AFEX Fair Trade Limited (AFTL), a Nigerian commodities exchange and commodities market platform has announced that it will be expanding into Kenya, following a successful pilot phase.
Following its expansion into the country, AFEX has launched a $1 million loan program that will allow farmers to gain access to seed and fertilizer for their crops, to mitigate ever rising commodities prices. Under the program, 5000 Kenyan farmers will be able to take out input loans to access timely inputs and gradually scale their businesses.
AFEX enables farmers to participate in market opportunities through its unique platform WorkBench. The platform allows farmer transactions with AFEX’s network of warehouses to be executed and recorded, supporting seamless trade across the eight warehouses currently operational in Kenya.
The expansion will allow AFEX to replicate its success in Nigeria in securing better livelihoods for smallholder farmers and enable seamless access to pan-African commodities trading across the continent, while bolstering the continent’s food security.
AFEX was recently named first in the Financial Times (FT) ranking of Africa’s Fastest-Growing Companies – Agriculture & Commodities category 2022, AFEX is bringing its depth of experience, and unique storage and distribution solutions to Kenya, with a goal of trading over 500,000 metric tonnes of agricultural commodities by 2025. As of November 2021, analysts estimate 7.9 million people in Kenya lacked sufficient food for consumption, which represents 15.4 percent of Kenya’s population.
Ayodeji Balogun, CEO at AFEX said, “This is one of the most dynamic commodities markets in the world and we are excited to work with Kenyan farmers to help them scale their operations. We are acutely aware that increasing food production is futile without an efficient and robust warehousing system to underpin commodities trading, and that technology is key to developing the whole agriculture space in Africa in the coming years.

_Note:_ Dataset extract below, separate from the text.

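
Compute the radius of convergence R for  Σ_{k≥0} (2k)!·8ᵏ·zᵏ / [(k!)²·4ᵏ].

R = 1/8

Ratio test: |a_{k+1}/a_k| = (2k+1)·(2k+2)/(k+1)² · 8/4 → 8 as k → ∞.
Hence the series converges for |z| < 1/(8) = 1/8, so the radius of convergence is 1/8.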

AFEX Kenya’s new 14-strong team is headed up by Managing Director, Tabitha Njuguna, who oversaw its successful pilot phase, during which time maize was the main commodity traded. There are plans to add rice, sorghum, and coffee to the exchange in the coming months.
In Uasin Gishu County, in the North Rift region of Kenya, AFEX identified a number of challenges for local producers, including access to affordable storage facilities, which meant many farmers storing their crops at home. Additionally, despite a high level of mechanization, as well as relatively expansive land holdings, producers find themselves cut off from opportunities to sell their produce, often relying on middlemen.